Lazarenko crossed his legs and produced an envelope. From it he took a crumpled strip of paper, which he smoothed out before passing over. Schlegel wondered how he could afford his coat on a
translator’s pay.
The paper strip was a wage slip from the big paint factory out in Treptower-Köpenick. The amount was pathetic. Schlegel understood why when he saw the payee was Russian. He was rather
surprised forced labour was paid at all.
‘That’s the thing,’ said Lazarenko. ‘It’s notification of wages. They don’t actually get the money.’
‘Who does?’
Morgen interrupted. ‘Their employer, the economic division of the SS, the WVHA, which leases its workforce to the factory.’
Lazarenko nodded.
‘Do they get anything?’ asked Schlegel, feeling behind.
‘A bit of cash each week from the firm’s float.’
‘Enough to live off?’
‘Everything is provided anyway. Food, accommodation, clothing. The rest is down to scavenging, which they are very good at.’
‘No love lost between you and them then,’ said Morgen.
Lazarenko agreed. Like many of his countrymen he was not a Bolshevik and happy to take sides against its tyranny.
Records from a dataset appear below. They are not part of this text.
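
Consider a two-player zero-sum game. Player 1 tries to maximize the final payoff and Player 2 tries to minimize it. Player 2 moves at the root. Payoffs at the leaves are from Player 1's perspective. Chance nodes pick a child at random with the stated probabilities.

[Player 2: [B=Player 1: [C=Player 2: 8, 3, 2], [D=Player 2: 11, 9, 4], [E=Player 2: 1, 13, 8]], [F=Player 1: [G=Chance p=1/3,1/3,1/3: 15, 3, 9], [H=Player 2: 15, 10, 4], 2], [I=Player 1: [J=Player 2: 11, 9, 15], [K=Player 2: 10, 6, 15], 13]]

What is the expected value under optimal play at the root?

4

C (Player 2): min(8, 3, 2) = 2
D (Player 2): min(11, 9, 4) = 4
E (Player 2): min(1, 13, 8) = 1
B (Player 1): max(2, 4, 1) = 4
G (Chance): 1/3·15 + 1/3·3 + 1/3·9 = 9
H (Player 2): min(15, 10, 4) = 4
F (Player 1): max(9, 4, 2) = 9
J (Player 2): min(11, 9, 15) = 9
K (Player 2): min(10, 6, 15) = 6
I (Player 1): max(9, 6, 13) = 13
Root (Player 2): min(4, 9, 13) = 4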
Morgen said he’d had Ukrainians fighting alongside him.
Lazarenko asked where. Morgen didn’t care to answer and asked, ‘What is this about? You didn’t come here to discuss our
entente cordiale
.’
Lazarenko offered an unsteady smile. The obedient underdog, thought Schlegel, all manners, in perfect imitation of his masters. Lazarenko’s problem was the gestures were skewed. He held
eye contact longer than was necessary, so it turned into presumptuous staring. The manners looked like a front. The secretive smile, to suggest superior knowledge, was a further irritation.
He offered the pay slip as a possible clue to the murder the day before. ‘It was found by local police when they searched the garden.’
‘Not well enough to find the dog,’ muttered Morgen. He asked to see the wage slip.
‘Is it likely? A Russian wandering around a smart suburb at night, miles from where he should be.’
‘They are allowed out unsupervised on Sundays.’
‘Even so. What’s it got to do with us?’
‘Inspector Stoffel asked me to address you because he is busy.’